This square-pressed Maduro from 601 master blender Erik Espinosa is a beautiful cigar. As one panelist put it, “Its dark, oily Nicaraguan Maduro wrapper is so toothy Stevie Wonder could read it.” The moderate veins are typical for a Maduro and the blue and gold band on the dark chocolate wrapper looks mighty regal. The prelight smell—reminiscent of hay with some sweetness—is a preview of the earthy smoke to come from this robust blend of aged Nicaraguan Cuban-seed long-leaf tobaccos. The binder is also Cuban-seed. The body is well constructed, solid with some slight give. The draw through the neatly triple-capped head is easy. Panelists found toasting and lighting required a bit of effort but they were rewarded with aromatic clouds of sweet, creamy smoke and a burn that required no correction throughout the duration of the smoke. The granite gray ash is firm. Look for sweet cocoa and coffee flavors initially which—within the first half inch—matures into rich, dark chocolate flavors. By the end of the first third, notes of leather develop, balancing the chocolate and coffee flavors in this complex, medium to full-bodied smoke. Close to two inches in, the initial sweetness returns and some spice is introduced. Further into the second third, the complexity deepens and the stogie morphs into a serious full-bodied smoke. Try it with a Frangelico.

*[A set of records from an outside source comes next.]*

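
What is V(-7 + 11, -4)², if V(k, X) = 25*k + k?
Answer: 10816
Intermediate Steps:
V(k, X) = 26*k
V(-7 + 11, -4)² = (26*(-7 + 11))² = (26*4)² = 104² = 10816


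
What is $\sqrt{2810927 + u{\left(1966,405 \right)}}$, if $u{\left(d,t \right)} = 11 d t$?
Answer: $\sqrt{11569457} \approx 3401.4$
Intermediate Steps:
$u{\left(d,t \right)} = 11 d t$
$\sqrt{2810927 + u{\left(1966,405 \right)}} = \sqrt{2810927 + 11 \cdot 1966 \cdot 405} = \sqrt{2810927 + 8758530} = \sqrt{11569457}$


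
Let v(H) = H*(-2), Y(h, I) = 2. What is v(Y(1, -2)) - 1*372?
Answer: -376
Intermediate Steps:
v(H) = -2*H
v(Y(1, -2)) - 1*372 = -2*2 - 1*372 = -4 - 372 = -376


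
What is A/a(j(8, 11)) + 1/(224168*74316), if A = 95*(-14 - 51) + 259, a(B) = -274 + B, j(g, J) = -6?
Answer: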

The Nicaraguan cigar industry originated when Cuban cigar makers escaped the revolution and re-established their livelihood in Nicaragua with Cuban-seed tobacco. Blessed with dark, rich soil, their new home was ideal for tobacco cultivation and Nicaragua quickly became known for cigars that rivaled Cuban quality. Unfortunately, revolution and war came to Nicaragua in the 1980s and devastated the industry, but it’s rebounded dramatically and is once again producing tobacco considered by many to be the finest in the world.
The Esteli Valley is in many ways the heart of Nicaraguan production and is known for its very powerful and spicy tobacco. The Jalapa Valley produces arguably the finest tobacco in the country: somewhat sweeter and less intense than Esteli, but extremely complex. The tobacco of the Condega Valley is often described as a blend of the other two regions.